In 2023, a provincial initiative enabled pharmacists in British Columbia to prescribe
medications
for
21 minor
ailments and contraceptives (MAC). The clinic needed to adapt its appointment booking process to accommodate
these new services.
Approach
Working with the clinical leadership team, I determined which ailments required in-person vs virtual diagnosis. Then I worked with clinicians and administrative staff to define the required intake data for:
- patient charts (name, contact information, PHN, MAC type, etc.)
- government billing and reporting (MACs specific identification numbers)
Once this information was confirmed, I communicated upcoming changes to the developers to prepare them.
Using journey mapping and a service blueprint lens, I documented both frontstage patient interactions and backstage administrative and clinical processes.
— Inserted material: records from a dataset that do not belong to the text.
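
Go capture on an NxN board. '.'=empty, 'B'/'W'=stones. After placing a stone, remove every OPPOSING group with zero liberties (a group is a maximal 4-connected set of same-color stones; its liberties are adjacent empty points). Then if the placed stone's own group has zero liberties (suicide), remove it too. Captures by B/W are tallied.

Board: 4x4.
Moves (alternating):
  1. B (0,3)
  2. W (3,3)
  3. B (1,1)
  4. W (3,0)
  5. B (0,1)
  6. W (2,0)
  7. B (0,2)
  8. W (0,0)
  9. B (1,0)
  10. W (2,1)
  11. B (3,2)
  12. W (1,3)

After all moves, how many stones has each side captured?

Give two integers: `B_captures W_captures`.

Answer: 1 0

Derivation:
Move 1: B@(0,3) -> caps B=0 W=0
Move 2: W@(3,3) -> caps B=0 W=0
Move 3: B@(1,1) -> caps B=0 W=0
Move 4: W@(3,0) -> caps B=0 W=0
Move 5: B@(0,1) -> caps B=0 W=0
Move 6: W@(2,0) -> caps B=0 W=0
Move 7: B@(0,2) -> caps B=0 W=0
Move 8: W@(0,0) -> caps B=0 W=0
Move 9: B@(1,0) -> caps B=1 W=0
Move 10: W@(2,1) -> caps B=1 W=0
Move 11: B@(3,2) -> caps B=1 W=0
Move 12: W@(1,3) -> caps B=1 W=0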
I mapped the clinic’s existing booking, intake, clinical, and billing workflows to understand how patients, administrative staff, and clinicians interacted across the service.
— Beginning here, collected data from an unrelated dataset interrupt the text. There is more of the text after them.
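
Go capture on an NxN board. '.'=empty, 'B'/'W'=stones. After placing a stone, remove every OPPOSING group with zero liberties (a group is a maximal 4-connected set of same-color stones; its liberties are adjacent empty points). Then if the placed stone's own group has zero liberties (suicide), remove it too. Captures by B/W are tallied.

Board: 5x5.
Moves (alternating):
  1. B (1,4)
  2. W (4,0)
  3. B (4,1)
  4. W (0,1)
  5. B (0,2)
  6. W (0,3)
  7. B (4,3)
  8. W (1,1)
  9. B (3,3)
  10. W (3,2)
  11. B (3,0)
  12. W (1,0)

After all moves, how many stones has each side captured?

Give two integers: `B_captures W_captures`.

Move 1: B@(1,4) -> caps B=0 W=0
Move 2: W@(4,0) -> caps B=0 W=0
Move 3: B@(4,1) -> caps B=0 W=0
Move 4: W@(0,1) -> caps B=0 W=0
Move 5: B@(0,2) -> caps B=0 W=0
Move 6: W@(0,3) -> caps B=0 W=0
Move 7: B@(4,3) -> caps B=0 W=0
Move 8: W@(1,1) -> caps B=0 W=0
Move 9: B@(3,3) -> caps B=0 W=0
Move 10: W@(3,2) -> caps B=0 W=0
Move 11: B@(3,0) -> caps B=1 W=0
Move 12: W@(1,0) -> caps B=1 W=0

Answer: 1 0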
I then identified where the new MAC services:
- introduced friction with existing appointment types, intake forms, and billing processes.
- required changes around appointment routing, eligibility, and information handoff between systems.
Designed updated service logic to support MAC appointments, including:
- How patients identify their condition
- How appointment types are routed (virtual vs in-person)
- How intake data flows into clinical and billing systems
Defined what information needed to be collected:
- During intake
- At the point of care
- During billing
The updated MAC service was piloted by initially offering
appointments two days per week and supporting a subset of 10 out of the 21 eligible minor ailments. This
phased approach allowed the clinic to test new workflows and assess capacity
before expanding the service.
During this phase, I acted as the primary point of coordination between
clinicians, MOAs, and developers, advocating for clinical and patient needs in technical discussions
while also communicating system constraints and implementation considerations back to clinic staff. I
led decision-making around service updates and workflow changes, ensuring feedback from the clinic was
translated into actionable, human-centred improvements.
Final Design
Impact
Developed and implemented a new patient intake system that decreased
appointment booking time by 30% and minimized back-and-forth between
staff and patients.
Redesigned clinic website architecture and content flow, resulting in a 45% increase in user engagement and
improved accessibility for patients.